Fort d’un style musical audacieux et déstabilisant, KORN a déjà révolutionné le monde du heavy metal en défiant tout tentative de catégorisation et en se présentant aux fans lors d’événements multimédias sans précédent. Avec See you on the other side, première collaboration avec EMI/Virgin Records, sa musique atteint d’incroyables sommets, insoupçonnés jusqu’alors. Cette alliance inédite permet à KORN d’être encore plus novateur dans sa manière de présenter sa musique à ses fans, comptant parmi les plus farouchement fidèles de l’histoire du rock. A l’écoute de chansons aussi audacieuses que Twisted Transistor, Politics et Love Song, entre autres, il apparaît clairement que KORN (JONATHAN DAVIS, JAMES “MUNKY” SHAFFER, FIELDY et DAVID SILVERIA) ouvre grand les portes d’une créativité toujours renouvelée et d’une plus grande fusion, quitte à créer la confusion... Et personne ne sème mieux la confusion que KORN.
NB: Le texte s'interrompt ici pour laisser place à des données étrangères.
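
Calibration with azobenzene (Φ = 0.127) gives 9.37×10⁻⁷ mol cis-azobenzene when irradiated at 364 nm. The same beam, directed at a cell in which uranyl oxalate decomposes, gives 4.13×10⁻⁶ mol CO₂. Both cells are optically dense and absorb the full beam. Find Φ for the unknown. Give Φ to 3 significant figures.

Φ = 0.560

Photons absorbed by the actinometer: 9.37×10⁻⁷ / 0.127 = 7.378×10⁻⁶ mol.
Φ(unknown) = 4.13×10⁻⁶ / 7.378×10⁻⁶ = 0.560.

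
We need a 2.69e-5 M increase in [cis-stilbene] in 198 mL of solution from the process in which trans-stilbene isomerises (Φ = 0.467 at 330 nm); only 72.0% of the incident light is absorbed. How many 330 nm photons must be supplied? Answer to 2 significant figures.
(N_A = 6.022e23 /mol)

Product: (2.69e-5 M)(0.198 L) = 5.326e-6 mol.
Photons that must be absorbed: 5.326e-6 / 0.467 = 1.140e-5 mol.
Incident photons needed: 1.140e-5 / 0.720 = 1.583e-5 mol.
Photon count: 1.583e-5 × 6.022e23 = 9.5e18.

9.5e18 photons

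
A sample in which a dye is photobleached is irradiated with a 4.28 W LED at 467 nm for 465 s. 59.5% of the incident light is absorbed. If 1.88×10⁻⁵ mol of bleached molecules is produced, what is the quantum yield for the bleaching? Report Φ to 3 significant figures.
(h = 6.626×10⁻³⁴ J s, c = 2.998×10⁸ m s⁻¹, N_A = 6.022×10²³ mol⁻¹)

Φ = 0.00407

Photon energy at 467 nm: hc/λ = (6.626×10⁻³⁴)(2.998×10⁸)/(467×10⁻⁹) = 4.254×10⁻¹⁹ J.
Energy delivered: (4.28 W)(465 s) = 1990 J.
Photons incident: 1990 / 4.254×10⁻¹⁹ = 4.678×10²¹, i.e. 4.678×10²¹/6.022×10²³ = 0.007768 mol.
Photons absorbed: 0.595 × 0.007768 = 0.004622 mol.
Φ = 1.88×10⁻⁵ mol / 0.004622 mol photons = 0.00407.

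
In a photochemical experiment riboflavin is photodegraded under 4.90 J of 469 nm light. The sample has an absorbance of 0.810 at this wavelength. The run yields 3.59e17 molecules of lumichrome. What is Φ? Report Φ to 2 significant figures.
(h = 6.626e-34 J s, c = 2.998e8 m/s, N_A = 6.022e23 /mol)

Φ = 0.037

Product: 3.59e17 / 6.022e23 = 5.961e-7 mol.
Photon energy at 469 nm: hc/λ = (6.626e-34)(2.998e8)/(469e-9) = 4.236e-19 J.
Photons incident: 4.90 / 4.236e-19 = 1.157e19, i.e. 1.157e19/6.022e23 = 1.921e-5 mol.
Fraction absorbed: 1 − 10^(−0.810) = 0.8451.
Photons absorbed: 0.8451 × 1.921e-5 = 1.623e-5 mol.
Φ = 5.961e-7 mol / 1.623e-5 mol photons = 0.037.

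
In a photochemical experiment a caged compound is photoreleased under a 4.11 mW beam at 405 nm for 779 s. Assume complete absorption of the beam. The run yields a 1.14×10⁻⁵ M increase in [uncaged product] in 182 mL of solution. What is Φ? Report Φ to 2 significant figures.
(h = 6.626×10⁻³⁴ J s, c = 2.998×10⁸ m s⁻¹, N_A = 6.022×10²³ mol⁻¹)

Product: (1.14×10⁻⁵ M)(0.182 L) = 2.075×10⁻⁶ mol.
Photon energy at 405 nm: hc/λ = (6.626×10⁻³⁴)(2.998×10⁸)/(405×10⁻⁹) = 4.905×10⁻¹⁹ J.
Energy delivered: (4.11 mW)(779 s) = 3.202 J.
Photons incident: 3.202 / 4.905×10⁻¹⁹ = 6.528×10¹⁸, i.e. 6.528×10¹⁸/6.022×10²³ = 1.084×10⁻⁵ mol.
Φ = 2.075×10⁻⁶ mol / 1.084×10⁻⁵ mol photons = 0.19.

Φ = 0.19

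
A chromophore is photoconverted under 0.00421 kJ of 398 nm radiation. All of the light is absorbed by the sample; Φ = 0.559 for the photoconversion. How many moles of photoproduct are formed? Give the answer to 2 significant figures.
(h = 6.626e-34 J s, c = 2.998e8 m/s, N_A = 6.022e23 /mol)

7.8e-6 mol

Photon energy at 398 nm: hc/λ = (6.626e-34)(2.998e8)/(398e-9) = 4.991e-19 J.
Incident energy: 0.00421 kJ = 4.21 J.
Photons incident: 4.21 / 4.991e-19 = 8.435e18, i.e. 8.435e18/6.022e23 = 1.401e-5 mol.
Product: Φ × n_abs = 0.559 × 1.401e-5 = 7.832e-6 mol.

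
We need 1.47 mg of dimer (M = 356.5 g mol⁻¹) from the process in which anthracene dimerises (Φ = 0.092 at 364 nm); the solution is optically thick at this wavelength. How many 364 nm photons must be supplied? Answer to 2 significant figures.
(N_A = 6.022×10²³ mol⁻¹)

2.7×10¹⁹ photons

Product: 1.47 mg / 356.5 g mol⁻¹ = 4.123×10⁻⁶ mol.
Photons that must be absorbed: 4.123×10⁻⁶ / 0.092 = 4.482×10⁻⁵ mol.
Photon count: 4.482×10⁻⁵ × 6.022×10²³ = 2.7×10¹⁹.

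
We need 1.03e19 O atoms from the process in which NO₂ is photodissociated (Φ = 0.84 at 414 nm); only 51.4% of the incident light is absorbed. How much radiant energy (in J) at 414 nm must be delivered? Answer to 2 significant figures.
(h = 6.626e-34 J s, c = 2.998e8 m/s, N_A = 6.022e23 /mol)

11 J

Product: 1.03e19 / 6.022e23 = 1.710e-5 mol.
Photons that must be absorbed: 1.710e-5 / 0.84 = 2.036e-5 mol.
Incident photons needed: 2.036e-5 / 0.514 = 3.961e-5 mol.
Photon energy: hc/λ = 4.798e-19 J; per mole, 2.889e5 J mol⁻¹.
Energy required: 3.961e-5 × 2.889e5 = 11 J.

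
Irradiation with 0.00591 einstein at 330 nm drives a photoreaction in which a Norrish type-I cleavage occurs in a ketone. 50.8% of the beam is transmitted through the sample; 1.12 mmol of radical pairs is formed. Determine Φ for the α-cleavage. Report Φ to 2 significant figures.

Product: 1.12 mmol = 0.00112 mol.
Fraction absorbed: 1 − 50.8/100 = 0.4920.
Photons absorbed: 0.4920 × 0.00591 = 0.002908 mol.
Φ = 0.00112 mol / 0.002908 mol photons = 0.39.

Φ = 0.39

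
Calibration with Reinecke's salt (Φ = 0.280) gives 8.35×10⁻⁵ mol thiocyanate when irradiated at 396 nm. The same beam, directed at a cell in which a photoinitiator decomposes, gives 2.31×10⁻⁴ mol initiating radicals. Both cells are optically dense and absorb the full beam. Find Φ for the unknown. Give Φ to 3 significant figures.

Photons absorbed by the actinometer: 8.35×10⁻⁵ / 0.280 = 2.982×10⁻⁴ mol.
Φ(unknown) = 2.31×10⁻⁴ / 2.982×10⁻⁴ = 0.775.

Φ = 0.775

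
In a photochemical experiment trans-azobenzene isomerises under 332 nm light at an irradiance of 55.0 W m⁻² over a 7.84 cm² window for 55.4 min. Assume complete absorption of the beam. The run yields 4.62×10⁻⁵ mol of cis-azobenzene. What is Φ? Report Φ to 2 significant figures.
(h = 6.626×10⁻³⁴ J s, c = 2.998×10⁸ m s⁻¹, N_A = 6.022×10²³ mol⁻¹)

Photon energy at 332 nm: hc/λ = (6.626×10⁻³⁴)(2.998×10⁸)/(332×10⁻⁹) = 5.983×10⁻¹⁹ J.
Energy delivered: (55.0 W m⁻²)(7.84×10⁻⁴ m²)(3324 s) = 143.3 J.
Photons incident: 143.3 / 5.983×10⁻¹⁹ = 2.395×10²⁰, i.e. 2.395×10²⁰/6.022×10²³ = 3.977×10⁻⁴ mol.
Φ = 4.62×10⁻⁵ mol / 3.977×10⁻⁴ mol photons = 0.12.

Φ = 0.12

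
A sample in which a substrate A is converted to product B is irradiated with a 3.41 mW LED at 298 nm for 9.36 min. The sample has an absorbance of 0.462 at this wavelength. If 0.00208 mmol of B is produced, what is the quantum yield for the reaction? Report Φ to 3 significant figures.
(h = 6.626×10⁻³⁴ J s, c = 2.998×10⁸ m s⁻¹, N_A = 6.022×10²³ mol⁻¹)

Product: 0.00208 mmol = 2.08×10⁻⁶ mol.
Photon energy at 298 nm: hc/λ = (6.626×10⁻³⁴)(2.998×10⁸)/(298×10⁻⁹) = 6.666×10⁻¹⁹ J.
Energy delivered: (3.41 mW)(561.6 s) = 1.915 J.
Photons incident: 1.915 / 6.666×10⁻¹⁹ = 2.873×10¹⁸, i.e. 2.873×10¹⁸/6.022×10²³ = 4.771×10⁻⁶ mol.
Fraction absorbed: 1 − 10^(−0.462) = 0.6549.
Photons absorbed: 0.6549 × 4.771×10⁻⁶ = 3.125×10⁻⁶ mol.
Φ = 2.08×10⁻⁶ mol / 3.125×10⁻⁶ mol photons = 0.666.

Φ = 0.666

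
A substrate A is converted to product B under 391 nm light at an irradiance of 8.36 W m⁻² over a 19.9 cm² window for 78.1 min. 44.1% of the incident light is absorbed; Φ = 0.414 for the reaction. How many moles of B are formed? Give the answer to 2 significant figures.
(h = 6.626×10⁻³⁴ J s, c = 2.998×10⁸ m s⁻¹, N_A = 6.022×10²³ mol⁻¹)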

« Nous étions assis là, un membre du groupe en moins, et nous avons décidé de tester d’autres producteurs, d’expérimenter et de voir ce qui se passerait », explique DAVIS en faisant allusion au départ de l’ancien guitariste Brian « Head » Welch (qui a quitté le groupe pour des raisons spirituelles) et à la décision du groupe de rallumer le feu en studio après l’album autoproduit Take A Look In The Mirror, paru en 2003. « Nous en étions arrivés à un point où se renouveler et réinventer était fondamental : nous sommes là, tous les quatre, nous essayons de créer une musique différente de ce que nous avons déjà fait, une musique qui va donner une bonne claque au public. En tant que groupe, nous avons la possibilité d’explorer toutes les directions, pourquoi nous restreindre ? »
Signe d’une grande ouverture d’esprit, KORN, qui a déjà vendu plus de 25 millions de disques dans le monde et a regroupé ses œuvres dans Greatest Hits, Vol. 1, paru en 2004, entre donc en studio avec une équipe de producteurs radicalement différents. La seule constante, DAVIS, qui s’est occupé de la majorité des productions du précédent album, reste producteur sur SEE YOU ON THE OTHER SIDE, avec la collaboration de l’ équipe Matrix et Atticus Ross. « Nous savions que nous voulions expérimenter et voir ce qui arriverait, mais nous n’avions aucune idée du résultat », s’esclaffe DAVIS. « La sauce a vraiment bien pris : nous avons peut-être perdu l’un de nos membres mais, avec Atticus et Matrix, nous en avons gagné deux autres. »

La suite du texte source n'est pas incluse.